Latest data from classification society DNV’s Alternative Fuels Insight (AFI) platform showed a total of 15 new orders for alternative-fuelled vessels were placed in June 2026.

This consisted of 10 orders for LNG-fuelled vessels, nine of which were car carriers and one a CO2 carrier. The remaining five orders were for LPG/ethane carriers.

Two LNG-bunker vessels were also ordered in June, bringing the total in this segment to seven so far in 2026.

In total, 137 alternative-fuelled vessels were ordered in the first half of 2026, down 11.6% from 155 in the same period in 2025. 

Over half of these (73) were for LNG-fuelled vessels, with most coming from the container (42) and car carrier (21) segments. LPG/ethane carriers were also prominent, with 55 new orders, a significant uptick compared to the first half of 2025 (15). The remaining orders were for vessels fuelled by methanol (2), ethanol (2), ammonia (4), and hydrogen (1).

Deliveries in the first half of the year point to continued uptake of alternative-fuelled tonnage across several segments, with 61 LNG-fuelled vessels and 38 methanol-fuelled vessels delivered so far in 2026.

More recently, Exmar took delivery of what it described as the first oceangoing dual-fuel ammonia vessel, marking a step beyond earlier ammonia-fuelled deliveries, which have largely been associated with pilot or demonstration projects rather than commercial deployment.
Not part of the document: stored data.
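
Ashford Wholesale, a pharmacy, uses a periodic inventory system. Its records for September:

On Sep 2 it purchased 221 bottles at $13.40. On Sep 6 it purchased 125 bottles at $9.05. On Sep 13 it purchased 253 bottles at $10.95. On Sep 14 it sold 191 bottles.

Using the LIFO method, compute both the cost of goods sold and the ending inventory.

Sep 14, 191 sold [LIFO — newest first]: 191 @ $10.95 = $2,091.45
Ending inventory: 221 @ $13.40 + 125 @ $9.05 + 62 @ $10.95 = $4,771.55

COGS = $2,091.45; ending inventory = $4,771.55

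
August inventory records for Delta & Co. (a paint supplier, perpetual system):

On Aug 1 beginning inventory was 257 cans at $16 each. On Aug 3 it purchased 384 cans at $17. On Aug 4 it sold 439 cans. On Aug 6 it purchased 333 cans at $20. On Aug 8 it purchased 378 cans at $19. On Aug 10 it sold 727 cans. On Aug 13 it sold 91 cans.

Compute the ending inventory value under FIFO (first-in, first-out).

Aug 4, 439 sold [FIFO — oldest first]: 257 @ $16 + 182 @ $17 = $7,206
Aug 10, 727 sold [FIFO — oldest first]: 202 @ $17 + 333 @ $20 + 192 @ $19 = $13,742
Aug 13, 91 sold [FIFO — oldest first]: 91 @ $19 = $1,729
Total COGS = $7,206 + $13,742 + $1,729 = $22,677
Ending inventory: 95 @ $19 = $1,805

Ending inventory = $1,805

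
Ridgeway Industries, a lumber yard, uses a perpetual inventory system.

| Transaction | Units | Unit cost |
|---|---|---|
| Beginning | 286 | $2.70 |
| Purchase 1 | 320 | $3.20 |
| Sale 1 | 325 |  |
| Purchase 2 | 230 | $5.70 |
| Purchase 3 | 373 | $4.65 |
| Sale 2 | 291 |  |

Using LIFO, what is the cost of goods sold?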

DNV: Alternative-fuelled vessel orders down 11.6% in H1 2026

Jason Stefanatos, Global Decarbonization Director at DNV Maritime, said: “What we can take away from the first half of 2026, in terms of the alternative-fuels orderbook, is that we have a market progressing at different speeds depending on segment economics, fuel availability, and the regulatory landscape. Shipowners and other stakeholders are pursuing different pathways based on their individual priorities and requirements.

“LNG remains the leading near-term fuel option, with order activity continuing to be led by containers and car carriers. LPG and ethane carriers have also accounted for a significant share of activity in the first half of the year, while developments in areas such as ammonia and ethanol show that multiple pathways continue to be explored.”